A few days ago, RetailWire had a story about the largest Whole Foods, to be built in Paramus. That store, plus a Target, is going into a Macy’s location closed a few weeks ago.

The May/Federated merger will create opportunities for more Targets, Whole Foods (if they have direct entrances to the parking lot), Kohl’s, Staples, DSW’s, Home Depot, Lowe’s, big boxes of every type that cater to the middle and upper classes. In some cases, the closed-down locations will be converted to a mix of big box and small box. Certainly the locations don’t have to be department stores.

Don Delzell
Don Delzell
18 years ago

Nordstrom went through a rapid expansion phase in the recent past (well, rapid for them). In doing so, they discovered very important facts about the necessary population density of their target consumer in the surrounding area. Because of this, I believe that Nordstrom will move carefully, and with a great deal of due diligence before expanding substantially.

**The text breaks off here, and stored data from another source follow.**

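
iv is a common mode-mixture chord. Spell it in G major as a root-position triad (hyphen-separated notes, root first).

C-Eb-G

The root, C, is scale degree 4 — the same note in G major and G minor; only the chord quality changes. Stacking thirds in G minor on C gives C–Eb–G.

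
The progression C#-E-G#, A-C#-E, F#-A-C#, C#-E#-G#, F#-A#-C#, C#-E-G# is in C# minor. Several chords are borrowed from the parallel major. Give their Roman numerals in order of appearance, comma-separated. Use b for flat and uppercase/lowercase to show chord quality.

The diatonic triads in C# minor (with V from harmonic minor) are C#m, D#dim, E, F#m, G#, A, B. Of the given chords, C#–E–G# = C#m, A–C#–E = A and F#–A–C# = F#m are diatonic. But C#–E#–G# is foreign: the diatonic i on degree 1 is C#m, whereas C# comes from C# major. It is labeled I. But F#–A#–C# is foreign: the diatonic iv on degree 4 is F#m, whereas F# comes from C# major. It is labeled IV.

I, IV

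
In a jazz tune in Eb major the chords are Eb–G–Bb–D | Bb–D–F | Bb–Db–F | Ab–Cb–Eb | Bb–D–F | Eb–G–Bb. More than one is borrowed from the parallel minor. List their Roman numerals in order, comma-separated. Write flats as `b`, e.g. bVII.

v, iv

In Eb major the diatonic chords are Eb, Fm, Gm, Ab, Bb, Cm, Ddim. Eb–G–Bb–D = Ebmaj7, Bb–D–F = Bb and Eb–G–Bb = Eb are all diatonic. Bb–Db–F is not: scale degree 5 in Eb major carries Bb (V). In Eb minor the chord on that degree is Bbm, so here it functions as v, borrowed from the parallel minor. Ab–Cb–Eb doesn't fit — on degree 4 Eb major would have Ab (IV). Abm is the degree-4 chord of Eb minor, so it is the borrowed iv.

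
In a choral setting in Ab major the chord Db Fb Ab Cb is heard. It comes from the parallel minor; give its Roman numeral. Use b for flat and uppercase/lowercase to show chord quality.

iv7

The root Db is the diatonic 4th degree of Ab major; the borrowing shows in the chord quality. Diatonically Ab major has Db (IV) on that degree; Db–Fb–Ab–Cb is instead the minor-seventh chord native to Ab minor, so it takes the label iv7.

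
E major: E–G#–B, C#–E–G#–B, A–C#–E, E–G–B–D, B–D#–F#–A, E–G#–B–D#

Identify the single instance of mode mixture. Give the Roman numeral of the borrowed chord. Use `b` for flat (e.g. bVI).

i7

In E major the diatonic chords are E, F#m, G#m, A, B, C#m, D#dim. Of the given chords, E–G#–B = E, C#–E–G#–B = C#m7, A–C#–E = A, B–D#–F#–A = B7 and E–G#–B–D# = Emaj7 are diatonic. E–G–B–D is not: scale degree 1 in E major carries E (I). In E minor the chord on that degree is Em7, so here it functions as i7, borrowed from the parallel minor.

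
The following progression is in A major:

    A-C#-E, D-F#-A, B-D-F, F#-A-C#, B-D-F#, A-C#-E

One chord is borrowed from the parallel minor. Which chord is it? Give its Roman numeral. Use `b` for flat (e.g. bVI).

In A major the diatonic chords are A, Bm, C#m, D, E, F#m, G#dim. A–C#–E = A, D–F#–A = D, F#–A–C# = F#m and B–D–F# = Bm all belong to that set. B–D–F is not: scale degree 2 in A major carries Bm (ii). In A minor the chord on that degree is Bdim, so here it functions as ii°, borrowed from the parallel minor.

ii°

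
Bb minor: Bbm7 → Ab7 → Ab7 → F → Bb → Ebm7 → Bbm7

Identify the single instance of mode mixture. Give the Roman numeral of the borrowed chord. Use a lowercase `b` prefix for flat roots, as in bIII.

I

The diatonic triads in Bb minor (with V from harmonic minor) are Bbm, Cdim, Db, Ebm, F, Gb, Ab. Bbm7, Ab7, F and Ebm7 are all diatonic. But Bb (Bb–D–F) is foreign: the diatonic i on degree 1 is Bbm, whereas Bb comes from Bb major. It is labeled I.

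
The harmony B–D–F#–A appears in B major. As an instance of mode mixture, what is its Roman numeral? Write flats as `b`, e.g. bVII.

i7

The root B is the diatonic 1st degree of B major; the borrowing shows in the chord quality. The diatonic chord on degree 1 would be B (I), but B–D–F#–A is the minor-seventh chord from B minor. As a borrowed chord it is labeled i7.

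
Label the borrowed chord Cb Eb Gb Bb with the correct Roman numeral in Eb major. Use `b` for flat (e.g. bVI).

In Eb major scale degree 6 is C; Cb is its lowered form, from Eb minor. Diatonically Eb major has Cm (vi) on that degree; Cb–Eb–Gb–Bb is instead the major-seventh chord native to Eb minor, so it takes the label bVImaj7.

bVImaj7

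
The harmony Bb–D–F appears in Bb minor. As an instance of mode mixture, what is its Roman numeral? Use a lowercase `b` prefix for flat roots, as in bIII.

The root Bb is the diatonic 1st degree of Bb minor; the borrowing shows in the chord quality. Bb–D–F is a major chord — the form found in Bb major, not the diatonic i (Bbm). Borrowed into Bb minor it is written I.

I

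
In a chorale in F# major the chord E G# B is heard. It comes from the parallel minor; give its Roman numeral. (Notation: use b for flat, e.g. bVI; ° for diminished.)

bVII

In F# major scale degree 7 is E#; E is its lowered form, from F# minor. Diatonically F# major has E#dim (vii°) on that degree; E–G#–B is instead the major chord native to F# minor, so it takes the label bVII.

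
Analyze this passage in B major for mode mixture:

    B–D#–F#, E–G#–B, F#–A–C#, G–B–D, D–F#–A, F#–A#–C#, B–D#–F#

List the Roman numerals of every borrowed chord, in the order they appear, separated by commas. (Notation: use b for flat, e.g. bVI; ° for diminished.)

v, bVI, bIII

The diatonic triads in B major are B, C#m, D#m, E, F#, G#m, A#dim. Of the given chords, B–D#–F# = B, E–G#–B = E and F#–A#–C# = F# are diatonic. But F#–A–C# is foreign: the diatonic V on degree 5 is F#, whereas F#m comes from B minor. It is labeled v. G–B–D is not: scale degree 6 in B major carries G#m (vi). In B minor the chord on that degree is G, so here it functions as bVI, borrowed from the parallel minor. D–F#–A doesn't fit — on degree 3 B major would have D#m (iii). D is the degree-3 chord of B minor, so it is the borrowed bIII.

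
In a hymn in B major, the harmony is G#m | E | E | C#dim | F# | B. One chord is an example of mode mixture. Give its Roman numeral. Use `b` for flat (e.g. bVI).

ii°

In B major the diatonic chords are B, C#m, D#m, E, F#, G#m, A#dim. Of the given chords, G#m, E, F# and B are diatonic. But C#dim (C#–E–G) is foreign: the diatonic ii on degree 2 is C#m, whereas C#dim comes from B minor. It is labeled ii°.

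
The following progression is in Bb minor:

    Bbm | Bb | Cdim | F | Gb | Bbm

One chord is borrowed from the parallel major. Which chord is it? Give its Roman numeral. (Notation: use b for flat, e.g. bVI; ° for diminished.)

In Bb minor (with V from harmonic minor) the diatonic chords are Bbm, Cdim, Db, Ebm, F, Gb, Ab. Bbm, Cdim, F and Gb all belong to that set. Bb (Bb–D–F) is not: scale degree 1 in Bb minor carries Bbm (i). In Bb major the chord on that degree is Bb, so here it functions as I, borrowed from the parallel major.

I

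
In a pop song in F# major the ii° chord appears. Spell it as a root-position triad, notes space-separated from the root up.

G# B D

The root, G#, is scale degree 2 — the same note in F# major and F# minor; only the chord quality changes. In F# minor the chord on G# is G#–B–D.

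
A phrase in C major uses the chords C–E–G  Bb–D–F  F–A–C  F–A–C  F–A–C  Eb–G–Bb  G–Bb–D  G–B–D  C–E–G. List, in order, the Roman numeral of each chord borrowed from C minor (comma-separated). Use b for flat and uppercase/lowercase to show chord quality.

C major has the diatonic set C, Dm, Em, F, G, Am, Bdim. C–E–G = C, F–A–C = F and G–B–D = G all belong to that set. Bb–D–F doesn't fit — on degree 7 C major would have Bdim (vii°). Bb is the degree-7 chord of C minor, so it is the borrowed bVII. Eb–G–Bb doesn't fit — on degree 3 C major would have Em (iii). Eb is the degree-3 chord of C minor, so it is the borrowed bIII. G–Bb–D is not: scale degree 5 in C major carries G (V). In C minor the chord on that degree is Gm, so here it functions as v, borrowed from the parallel minor.

bVII, bIII, v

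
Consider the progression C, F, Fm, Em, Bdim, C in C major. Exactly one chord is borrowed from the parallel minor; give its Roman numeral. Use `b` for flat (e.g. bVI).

In C major the diatonic chords are C, Dm, Em, F, G, Am, Bdim. C, F, Em and Bdim are all diatonic. Fm (F–Ab–C) doesn't fit — on degree 4 C major would have F (IV). Fm is the degree-4 chord of C minor, so it is the borrowed iv.

iv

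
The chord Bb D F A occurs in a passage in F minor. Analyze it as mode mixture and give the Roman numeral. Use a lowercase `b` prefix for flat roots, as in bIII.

IVmaj7

Bb is scale degree 4 in F minor. The diatonic chord on degree 4 would be Bbm (iv), but Bb–D–F–A is the major-seventh chord from F major. As a borrowed chord it is labeled IVmaj7.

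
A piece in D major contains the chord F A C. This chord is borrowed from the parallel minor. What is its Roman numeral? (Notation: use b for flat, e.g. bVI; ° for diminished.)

bIII

The root F is the lowered 3rd scale degree — diatonically D major has F# there. Diatonically D major has F#m (iii) on that degree; F–A–C is instead the major chord native to D minor, so it takes the label bIII.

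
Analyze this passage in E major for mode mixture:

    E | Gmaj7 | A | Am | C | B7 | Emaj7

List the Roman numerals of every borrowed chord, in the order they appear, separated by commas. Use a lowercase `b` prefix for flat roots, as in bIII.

The diatonic triads in E major are E, F#m, G#m, A, B, C#m, D#dim. Of the given chords, E, A, B7 and Emaj7 are diatonic. Gmaj7 (G–B–D–F#) is not: scale degree 3 in E major carries G#m (iii). In E minor the chord on that degree is Gmaj7, so here it functions as bIIImaj7, borrowed from the parallel minor. But Am (A–C–E) is foreign: the diatonic IV on degree 4 is A, whereas Am comes from E minor. It is labeled iv. C (C–E–G) doesn't fit — on degree 6 E major would have C#m (vi). C is the degree-6 chord of E minor, so it is the borrowed bVI.

bIIImaj7, iv, bVI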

Rapid expansion forced Nordstrom to try to compete with Macy’s, rather than its traditional rivals of Sak’s, Neiman’s and so forth.

The major beneficiaries of the glut of available anchors are more likely to be regional department stores and national chains. Without looking at the exact locations available, I cannot say which is most likely to react. Best positioned include Kohl’s, JCP (remember the very aggressive growth plan outlined by the incoming CEO?), and perhaps even Target (recall the move to mall-type locations, with multi-level formats?).

Any niche specific retailer must be extremely careful to maintain the integrity of their site selection processes in the face of what appears to be opportunity.